Gibb "passed away today following his long battle with cancer and intestinal surgery," at 10:47 a.m. in the U.K., according to the announcement. He had battled liver cancer over the past year or so and recently came out of a coma.
Gibb and brother Maurice were born in 1949 on the Isle of Man and later moved with his family, including older brother Barry Gibb and younger brother Andy Gibb, to Manchester, England. The family later moved to Australia where they first performed on television as the B.G.'s.
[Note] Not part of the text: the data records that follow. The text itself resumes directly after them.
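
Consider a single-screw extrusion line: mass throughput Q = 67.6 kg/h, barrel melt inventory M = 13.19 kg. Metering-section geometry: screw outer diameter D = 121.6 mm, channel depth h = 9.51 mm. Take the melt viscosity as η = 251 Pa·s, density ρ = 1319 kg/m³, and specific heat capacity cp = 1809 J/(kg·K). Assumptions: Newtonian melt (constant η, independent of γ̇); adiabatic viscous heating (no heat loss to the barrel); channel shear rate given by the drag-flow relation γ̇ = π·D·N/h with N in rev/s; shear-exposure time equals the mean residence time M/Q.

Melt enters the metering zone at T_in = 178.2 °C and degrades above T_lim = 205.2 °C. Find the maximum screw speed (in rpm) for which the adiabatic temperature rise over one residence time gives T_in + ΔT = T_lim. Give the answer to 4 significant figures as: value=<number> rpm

Throughput in SI: Q_s = 67.6 kg/h ÷ 3600 s/h = 0.0187778 kg/s
Mean residence time: t_res = M/Q_s = 13.19 kg / 0.0187778 kg/s = 702.426 s
Geometry in SI: D = 121.6 mm → 0.1216 m, h = 9.51 mm → 0.00951 m
ΔT_a = T_lim − T_in = 205.2 − 178.2 = 27 K
γ̇_max² = ΔT_a·ρ·cp/(η·t_res) = 27·1319·1809/(251·702.426) = 365.404 s⁻²
γ̇_max = sqrt(365.404) = 19.1155 s⁻¹
N_max = γ̇_max·h / (π·D) = 19.1155 · 0.00951 / (π · 0.1216) = 0.475865 rev/s = 28.5519 rpm

value=28.55 rpm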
The family moved back to the U.K. in the 1960s and the group — comprised of Robin, Barry and Maurice — started pumping out the hits like "To Love Somebody," "Lonely Days" and "How Can You Mend a Broken Heart." Their heyday came during the '70s disco era with hits like "Jive Talking," "Stayin' Alive," "How Deep is Your Love" and "Saturday Night Fever" — the latter inspired a film by the same name starring John Travolta. Saturday Night Fever was the top best-selling album ever until Michael Jackson's Thriller ousted them from the top spot.
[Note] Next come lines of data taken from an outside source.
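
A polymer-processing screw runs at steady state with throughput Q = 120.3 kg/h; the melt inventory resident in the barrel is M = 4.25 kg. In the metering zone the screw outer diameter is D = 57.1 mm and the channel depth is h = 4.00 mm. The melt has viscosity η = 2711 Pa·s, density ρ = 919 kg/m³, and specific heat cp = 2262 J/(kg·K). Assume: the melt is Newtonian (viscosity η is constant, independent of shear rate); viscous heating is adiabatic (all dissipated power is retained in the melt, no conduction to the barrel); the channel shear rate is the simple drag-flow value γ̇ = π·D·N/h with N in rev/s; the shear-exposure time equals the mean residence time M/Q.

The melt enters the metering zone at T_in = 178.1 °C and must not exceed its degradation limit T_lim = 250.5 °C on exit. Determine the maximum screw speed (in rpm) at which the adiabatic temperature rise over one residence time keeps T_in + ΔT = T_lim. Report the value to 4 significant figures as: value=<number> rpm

Throughput in SI: Q_s = 120.3 kg/h ÷ 3600 s/h = 0.0334167 kg/s
t_res = M / Q_s = 4.25 / 0.0334167 = 127.182 s
Geometry in SI: D = 57.1 mm → 0.0571 m, h = 4.00 mm → 0.004 m
ΔT_a = T_lim − T_in = 250.5 °C − 178.1 °C = 72.4 K
γ̇_max² = ΔT_a·ρ·cp / (η·t_res) = [72.4 × 919 × 2262] / [2711 × 127.182] = 436.507 s⁻²
Take the square root: γ̇_max = √(436.507) = 20.8928 s⁻¹
Solve γ̇ = πDN/h for N: N_max = γ̇_max·h/(π·D) = 20.8928 × 0.004 / (π × 0.0571) = 0.465875 rev/s = 27.9525 rpm

value=27.95 rpm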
The Gibb brothers pursued their solo careers into the '80s, but they were eventually inducted into the Rock and Roll Hall of Fame in 1997.
Despite their disco success, Gibb said the Bee Gees' music identified more with rhythm and blues roots. "You say that, but we didn't think when we were writing any of our music that you would dance to it. We always thought we were writing R&B grooves, what they called blue-eyed soul," he told New Zealand entertainment website Elsewhere in 2010. "So we never heard the word 'disco,' we just wrote groove songs we could harmonize strongly to, and with great melodies. The fact you could dance to them, we never thought about."
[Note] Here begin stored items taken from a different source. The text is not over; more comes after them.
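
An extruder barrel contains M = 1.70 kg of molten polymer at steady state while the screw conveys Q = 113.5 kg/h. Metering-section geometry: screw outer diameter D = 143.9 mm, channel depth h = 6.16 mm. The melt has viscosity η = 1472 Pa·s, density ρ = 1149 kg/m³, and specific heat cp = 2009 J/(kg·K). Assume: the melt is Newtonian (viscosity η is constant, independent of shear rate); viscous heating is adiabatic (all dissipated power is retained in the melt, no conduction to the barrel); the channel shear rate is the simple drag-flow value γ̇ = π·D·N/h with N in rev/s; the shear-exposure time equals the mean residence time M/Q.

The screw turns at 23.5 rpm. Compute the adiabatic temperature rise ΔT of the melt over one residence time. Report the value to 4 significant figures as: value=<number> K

Throughput in SI: Q_s = 113.5 kg/h ÷ 3600 s/h = 0.0315278 kg/s
Mean residence time: t_res = M/Q_s = 1.70 kg / 0.0315278 kg/s = 53.9207 s
Convert to SI: D = 0.1439 m, h = 0.00616 m, N = 23.5/60 = 0.391667 rev/s
γ̇ = π D N / h = (π)(0.1439)(0.391667) / 0.00616 = 28.744 s⁻¹
ΔT = η·γ̇²·t_res/(ρ·cp) = [1472 × 28.744² × 53.9207] / [1149 × 2009] = 28.409 K

value=28.41 K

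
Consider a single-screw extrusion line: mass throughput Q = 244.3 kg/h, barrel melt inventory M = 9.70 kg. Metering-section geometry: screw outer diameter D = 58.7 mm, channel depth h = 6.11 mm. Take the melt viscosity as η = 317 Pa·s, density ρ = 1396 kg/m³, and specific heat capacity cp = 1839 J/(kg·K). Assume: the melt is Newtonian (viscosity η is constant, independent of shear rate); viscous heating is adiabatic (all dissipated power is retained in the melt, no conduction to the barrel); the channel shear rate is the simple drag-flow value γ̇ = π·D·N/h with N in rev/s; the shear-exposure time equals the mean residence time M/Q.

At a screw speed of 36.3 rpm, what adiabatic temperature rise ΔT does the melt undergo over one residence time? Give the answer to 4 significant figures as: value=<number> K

value=5.885 K

Convert throughput: Q = 244.3 kg/h = 244.3/3600 = 0.0678611 kg/s
t_res = M / Q_s = 9.70 ÷ 0.0678611 = 142.939 s
Convert to SI: D = 0.0587 m, h = 0.00611 m, N = 36.3/60 = 0.605 rev/s
γ̇ = π·D·N / h = π · 0.0587 · 0.605 / 0.00611 = 18.2601 s⁻¹
ΔT = η·γ̇²·t_res/(ρ·cp) = [317 × 18.2601² × 142.939] / [1396 × 1839] = 5.88501 K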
He also gave a slight dig to other big groups of the era, saying that the Bee Gees' songs have staying power that some of The Beatles' songs don't.
"When I'm in England, Europe, New York, Los Angeles… wherever, if I turn the radio on I hear about four or five Bee Gees or Gibb brothers songs every day, but not the Beatles… and it's because our music has got Black influences to it. People of a younger generation can relate to it, whereas the Beatles' music is very fixed in its time, the psychedelic music of the late '60s doesn't quite gel," he said.
"'Stayin' Alive' doesn't sound out of place, but 'Strawberry Fields' would."
He also wasn't down for today's "karaoke" music industry — he routinely blasted the music industry for giving deals to just about anyone.
"The benchmark for getting a recording contract was much higher [back then]," he said. "Today people have [expensive] recording equipment in their front room -- but it doesn't make them songwriters or great singers or harmonizers. What it can do is make pretty bad songs sound good, for a while."
So true, Robin. Your talent will definitely be missed.